31 Ocak 2017 Salı

MÜZEYYEN


Odanın küf tutmuş sol yanına pas tutmuş son çiviye çaktığın kaderini görüyor musun? Ben seni görüyorum Müzeyyen. Benim bağrıma bastırdığın o raptiyenin kanı hala durmadı, o lanet geceyi henüz kimse unutmadı. Başlattığın yangının isi karartmış duvarlarını besbelli; göz yaşınla söndürmüşsün kıyameti. Radyoda çalan son şarkı ve o yolda attığın ilk adım, mıh gibi kazınmış aklına. Silemezler, silemezsin. Hatırlıyor musun çocukluğunu? Sevinçle bindiğin bisikleti yitirdiğin ilk anı, oğlandan hallice kestirdiğin o saçları, ilk arkadaşını son görüşünü; belki hepsinin yükü kalktı üzerinden. Çocukken aldığın yaralara girdiğin her yaşı yama yaparak kapattın da bu on dokuz yaşının yarasına asla bir merhem bulamayacaksın. Ben senin sözünü değil içini duyuyorum Müzeyyen, bilmiyor musun ki aslında ben "sen"im. Geçmişi bileklerinden bir jiletle kazırcasına, ayaklarına hatalarını bağlayıp kendini denizlere atarcasına, sırtındaki bıçakları cümle alemden gizleyip her gece sızısına uyanırcasına bu yakarışlarını duyuyorum. Kimse bilmez lakin ben senin hırçın yanının kırılmışlığından geldiğini biliyorum. Gözlerini kapattığında ışıksızlığın siyahını değil de kederin kasvetini görüyorsan aldığın darbelerin ruhunu dümdüz edip seni şu gençliğinden etmesindendir. Müzeyyen, bakma öyle kara toprağa. Her gece kabusları koynuna alıp kan ırmaklarından umma sabahları. Göğsünü yarıp geçen tehditleri teselli etme, temenni etme bu yolda güzel yarınları. Şu kavak yelleri esen başına gelenler tesadüf değil tevafuktur Müzeyyen. Senin gözünü kör etmiş pembe bulutları unutman gerekiyordu. Artık çocuk değilsin. 

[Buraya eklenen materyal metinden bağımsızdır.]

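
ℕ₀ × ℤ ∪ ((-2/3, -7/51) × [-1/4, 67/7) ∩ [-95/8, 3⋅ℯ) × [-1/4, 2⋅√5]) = (ℕ₀ × ℤ) ∪ ((-2/3, -7/51) × [-1/4, 2⋅√5])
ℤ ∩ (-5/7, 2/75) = {0}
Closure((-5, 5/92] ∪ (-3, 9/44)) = [-5, 9/44]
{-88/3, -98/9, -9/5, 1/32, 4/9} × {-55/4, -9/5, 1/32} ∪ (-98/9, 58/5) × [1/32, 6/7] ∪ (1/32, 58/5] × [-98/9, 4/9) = ({-88/3, -98/9, -9/5, 1/32, 4/9} × {-55/4, -9/5, 1/32}) ∪ ((-98/9, 58/5) × [1/32, 6/7]) ∪ ((1/32, 58/5] × [-98/9, 4/9))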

Arka fonda iyi gider Low-Lullaby

19 Ocak 2017 Perşembe

BİR UFAK İMKANSIZ HAYAL


Masamızı yakutlarla donatıp, şarabımıza faniliği meze yapardık belki; ben dipsiz kuyularda nefessiz kalmasaydım. Aç içimi bak, ciğerlerimde en son yerle yeksan ettiğim dünyamın tozunu dumanını göreceksin. Ölmeseydim, ölümü latife yapardık gülden dudaklarına. Kadife örtümüzün üstüne gençliğimizi serer, masanın altından yarım asırlık bedenimizi toplardık. Belki ürkek belki patavatsız bir gülüş daha çalardım Tanrıdan. Bastığımız toprağa ortancalar saçar, ihtiraslarımızı denize döker, itirafları koyardık masamızın sağ yanına. Yitirmeseydim son nefesi, bir seni okur; bin seni yazardım. Şiirler, masallar, destanlar dökülürdü eteklerimizden. Gecenin lacivertine yama yapardık bir çocuktan hallice suç itiraflarımızı. Ben bu dumanlar içinde boğulmayıp, dört duvar arasında yok olmasaydım boşalan kadehe mey niyetine kaybettiğimiz zamanı koyardık. Kırmasalardı kolumu kanadımı bahar havasını bir nefes fazla almak için karşıma tüm düşman ittifaklarını alır, cephanemi hayaller bilir menzili güzel yarınlara çevirirdim. Akasyalar bir anne gibi uzatırdı kollarını gökten üzerimize. Kah gölgemiz, kah evimiz olurdu. Belki o zaman şimdi düşman olduğum dünyayı sevebilirdim. Olmaz mıydı? Pek ala olurdu; solmasaydı bu kadar erken çiçekler. 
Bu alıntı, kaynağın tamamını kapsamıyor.